BALLYMENA. Hunderte Demonstranten haben in der nordirischen Stadt Ballymena in der Polizisten attackiert und Häuser sowie Autos in Brand gesetzt. Es war die zweite Nacht in Folge, in der es zu Ausschreitungen kam. Anlaß ist ein mutmaßlicher sexueller Übergriff, den zwei minderjährige Zigeuner begangen haben sollen, wie verschiedene britische Medien berichten.
Die örtliche Polizei bezeichnete die Ausschreitungen als „schlicht und einfach rassistische Gewalt“. Der nordirische Polizeichef Jon Boutcher warnte, daß „haßgetriebene Handlungen und Pöbeleien“ das Gefüge der irischen Gesellschaft zerreißen könnten. „Dieses Verhalten muß aufhören.“
Unionist-Politiker warnt vor „ungehinderter Einwanderung“
Auf Videos, die in sozialen Netzwerken kursieren, ist unter anderem zu sehen, wie Demonstranten Polizeifahrzeuge mit Gegenständen bewerfen:
Ballymena https://t.co/yZ9eGiph7i pic.twitter.com/as68pwOWEi
— Aris Roussinos (@arisroussinos) June 10, 2025
Der Vorsitzende der nordirischen Partei Traditional Unionist Voice, Jim Allister, bezeichnete die Krawalle als „sehr beunruhigend“. Es müsse jedoch der Kontext gesehen werden: Die Gegend leide an einem „signifikanten demographischen Wandel“ aufgrund „ungehinderter Einwanderung“. Obwohl die Berichte über sexuelle Übergriffe „verstörend“ seien, gebe es „keine Rechtfertigung für Angriffe auf Polizisten, während diese örtliche Gemeinschaften beschützen“.
Randalierer setzen Wohnhäuser in Brand
Der britische Nordirland-Minister Hilary Benn äußerte ebenfalls Kritik an den Ausschreitungen. „Die schrecklichen Szenen ziviler Unruhen, die wir heute Abend wieder in Ballymena erlebt haben, haben in Nordirland keinen Platz“, schrieb er auf X.
The terrible scenes of civil disorder we have witnessed in Ballymena again this evening have no place in Northern Ireland. There is absolutely no justification for attacks on PSNI officers or for vandalism directed at people’s homes or property.

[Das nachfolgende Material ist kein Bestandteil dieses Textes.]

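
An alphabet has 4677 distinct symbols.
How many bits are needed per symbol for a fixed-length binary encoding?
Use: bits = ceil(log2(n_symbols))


log2(4677) = 12.1914
Bracket: 2^12 = 4096 < 4677 <= 2^13 = 8192
So ceil(log2(4677)) = 13

bits = ceil(log2(4677)) = ceil(12.1914) = 13 bits


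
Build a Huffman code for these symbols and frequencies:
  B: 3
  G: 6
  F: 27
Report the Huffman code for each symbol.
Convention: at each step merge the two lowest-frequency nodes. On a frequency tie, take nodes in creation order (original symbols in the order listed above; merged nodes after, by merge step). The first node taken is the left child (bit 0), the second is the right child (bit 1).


Huffman tree construction:
Step 1: Merge B(3) + G(6) = 9
Step 2: Merge (B+G)(9) + F(27) = 36
Read each symbol's code off the tree from the root (left child = 0, right child = 1).

Codes:
  B: 00 (length 2)
  G: 01 (length 2)
  F: 1 (length 1)
Average code length: 45/36 = 1.2500 bits/symbol


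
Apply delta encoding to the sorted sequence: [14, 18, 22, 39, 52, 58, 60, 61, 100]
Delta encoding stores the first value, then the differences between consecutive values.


First value: 14
Deltas:
  18 - 14 = 4
  22 - 18 = 4
  39 - 22 = 17
  52 - 39 = 13
  58 - 52 = 6
  60 - 58 = 2
  61 - 60 = 1
  100 - 61 = 39


Delta encoded: [14, 4, 4, 17, 13, 6, 2, 1, 39]


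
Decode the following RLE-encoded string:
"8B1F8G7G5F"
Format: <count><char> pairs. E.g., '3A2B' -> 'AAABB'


Expanding each <count><char> pair:
  8B -> 'BBBBBBBB'
  1F -> 'F'
  8G -> 'GGGGGGGG'
  7G -> 'GGGGGGG'
  5F -> 'FFFFF'

Decoded = BBBBBBBBFGGGGGGGGGGGGGGGFFFFF


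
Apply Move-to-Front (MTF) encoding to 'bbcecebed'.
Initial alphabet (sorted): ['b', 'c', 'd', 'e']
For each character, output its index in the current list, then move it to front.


MTF encoding:
'b': index 0 in ['b', 'c', 'd', 'e'] -> ['b', 'c', 'd', 'e']
'b': index 0 in ['b', 'c', 'd', 'e'] -> ['b', 'c', 'd', 'e']
'c': index 1 in ['b', 'c', 'd', 'e'] -> ['c', 'b', 'd', 'e']
'e': index 3 in ['c', 'b', 'd', 'e'] -> ['e', 'c', 'b', 'd']
'c': index 1 in ['e', 'c', 'b', 'd'] -> ['c', 'e', 'b', 'd']
'e': index 1 in ['c', 'e', 'b', 'd'] -> ['e', 'c', 'b', 'd']
'b': index 2 in ['e', 'c', 'b', 'd'] -> ['b', 'e', 'c', 'd']
'e': index 1 in ['b', 'e', 'c', 'd'] -> ['e', 'b', 'c', 'd']
'd': index 3 in ['e', 'b', 'c', 'd'] -> ['d', 'e', 'b', 'c']


Output: [0, 0, 1, 3, 1, 1, 2, 1, 3]


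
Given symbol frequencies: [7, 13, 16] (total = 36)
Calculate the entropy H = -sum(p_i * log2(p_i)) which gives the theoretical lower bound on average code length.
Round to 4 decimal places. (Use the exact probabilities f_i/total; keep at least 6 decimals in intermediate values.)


Per-symbol terms -p_i * log2(p_i) with p_i = f_i/36:
  p = 7/36 = 0.194444: log2(p) = -2.362570, -p*log2(p) = 0.459389
  p = 13/36 = 0.361111: log2(p) = -1.469485, -p*log2(p) = 0.530647
  p = 16/36 = 0.444444: log2(p) = -1.169925, -p*log2(p) = 0.519967
H = 0.459389 + 0.530647 + 0.519967 = 1.510003

H = 1.51 bits/symbol


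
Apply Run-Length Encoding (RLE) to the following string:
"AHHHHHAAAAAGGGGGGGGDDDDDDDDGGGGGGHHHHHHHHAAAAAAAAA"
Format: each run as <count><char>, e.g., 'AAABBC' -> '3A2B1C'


Scanning runs left to right:
  i=0: run of 'A' x 1 -> '1A'
  i=1: run of 'H' x 5 -> '5H'
  i=6: run of 'A' x 5 -> '5A'
  i=11: run of 'G' x 8 -> '8G'
  i=19: run of 'D' x 8 -> '8D'
  i=27: run of 'G' x 6 -> '6G'
  i=33: run of 'H' x 8 -> '8H'
  i=41: run of 'A' x 9 -> '9A'

RLE = 1A5H5A8G8D6G8H9A


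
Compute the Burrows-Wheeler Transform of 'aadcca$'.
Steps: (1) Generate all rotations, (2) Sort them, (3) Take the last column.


Rotations (sorted):
  0: $aadcca -> last char: a
  1: a$aadcc -> last char: c
  2: aadcca$ -> last char: $
  3: adcca$a -> last char: a
  4: ca$aadc -> last char: c
  5: cca$aad -> last char: d
  6: dcca$aa -> last char: a


BWT = ac$acda


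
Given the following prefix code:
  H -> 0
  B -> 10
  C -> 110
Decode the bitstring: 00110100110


Decoding step by step:
Bits 0 -> H
Bits 0 -> H
Bits 110 -> C
Bits 10 -> B
Bits 0 -> H
Bits 110 -> C


Decoded message: HHCBHC


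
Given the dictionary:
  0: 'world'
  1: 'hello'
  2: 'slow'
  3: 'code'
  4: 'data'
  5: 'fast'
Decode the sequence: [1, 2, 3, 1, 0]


Look up each index in the dictionary:
  1 -> 'hello'
  2 -> 'slow'
  3 -> 'code'
  1 -> 'hello'
  0 -> 'world'

Decoded: "hello slow code hello world"


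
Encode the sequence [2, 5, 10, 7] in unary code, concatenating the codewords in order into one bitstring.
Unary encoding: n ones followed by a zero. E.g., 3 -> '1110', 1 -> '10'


Encode each number as n ones followed by a terminating 0:
  2 -> 110 (3 bits)
  5 -> 111110 (6 bits)
  10 -> 11111111110 (11 bits)
  7 -> 11111110 (8 bits)
Total length = 3 + 6 + 11 + 8 = 28 bits.

Unary([2, 5, 10, 7]) = 1101111101111111111011111110 (28 bits)


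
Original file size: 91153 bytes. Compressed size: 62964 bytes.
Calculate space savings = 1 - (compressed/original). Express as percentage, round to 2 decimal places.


ratio = compressed/original = 62964/91153 = 0.690751
savings = 1 - ratio = 1 - 0.690751 = 0.309249
as a percentage: 0.309249 * 100 = 30.92%

Space savings = 1 - 62964/91153 = 30.92%


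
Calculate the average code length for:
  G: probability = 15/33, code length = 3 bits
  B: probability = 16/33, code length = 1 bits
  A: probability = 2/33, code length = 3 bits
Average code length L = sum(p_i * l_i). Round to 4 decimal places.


Weighted contributions p_i * l_i:
  G: (15/33) * 3 = 45/33
  B: (16/33) * 1 = 16/33
  A: (2/33) * 3 = 6/33
Sum = (45 + 16 + 6)/33 = 67/33

L = 67/33 = 2.0303 bits/symbol


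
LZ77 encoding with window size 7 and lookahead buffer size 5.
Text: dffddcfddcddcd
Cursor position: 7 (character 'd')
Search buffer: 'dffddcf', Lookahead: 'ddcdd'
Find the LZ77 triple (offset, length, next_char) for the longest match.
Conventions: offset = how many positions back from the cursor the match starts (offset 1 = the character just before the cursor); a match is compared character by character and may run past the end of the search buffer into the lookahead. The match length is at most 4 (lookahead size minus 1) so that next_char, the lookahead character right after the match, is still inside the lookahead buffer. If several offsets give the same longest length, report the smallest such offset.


Try each offset into the search buffer:
  offset=1 (pos 6, char 'f'): match length 0
  offset=2 (pos 5, char 'c'): match length 0
  offset=3 (pos 4, char 'd'): match length 1
  offset=4 (pos 3, char 'd'): match length 3
  offset=5 (pos 2, char 'f'): match length 0
  offset=6 (pos 1, char 'f'): match length 0
  offset=7 (pos 0, char 'd'): match length 1
Longest match has length 3 at offset 4.
next_char = character at position 7 + 3 = 10 -> 'd'

Best match: offset=4, length=3 (matching 'ddc' starting at position 3)
LZ77 triple: (4, 3, 'd')


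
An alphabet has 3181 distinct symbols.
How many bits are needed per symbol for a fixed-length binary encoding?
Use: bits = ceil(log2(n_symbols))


log2(3181) = 11.6353
Bracket: 2^11 = 2048 < 3181 <= 2^12 = 4096
So ceil(log2(3181)) = 12

bits = ceil(log2(3181)) = ceil(11.6353) = 12 bits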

— Hilary Benn (@hilarybennmp) June 10, 2025
Alleine am Dienstag sollen 17 Polizeibeamte verletzt worden sein. Damit kletterte die Gesamtzahl verletzter Beamter seit dem Beginn der Ausschreitungen am Montag auf 32.
Vier Wohnhäuser wurden nach Angaben der Behörde bislang in Brand gesetzt. Sie hat die Brandstiftungen als „rassistische Haßverbrechen“ eingestuft und geht davon aus, daß die Brandstifter die Häuser aussuchten, da sie dort Einwanderer vermuteten. Eine rumänische Anwohnerin berichtete der Irish Times, daß sie an ihren Fenstern eine britische Flagge gehißt habe, um auf diese Weise nicht zur Zielscheibe zu werden.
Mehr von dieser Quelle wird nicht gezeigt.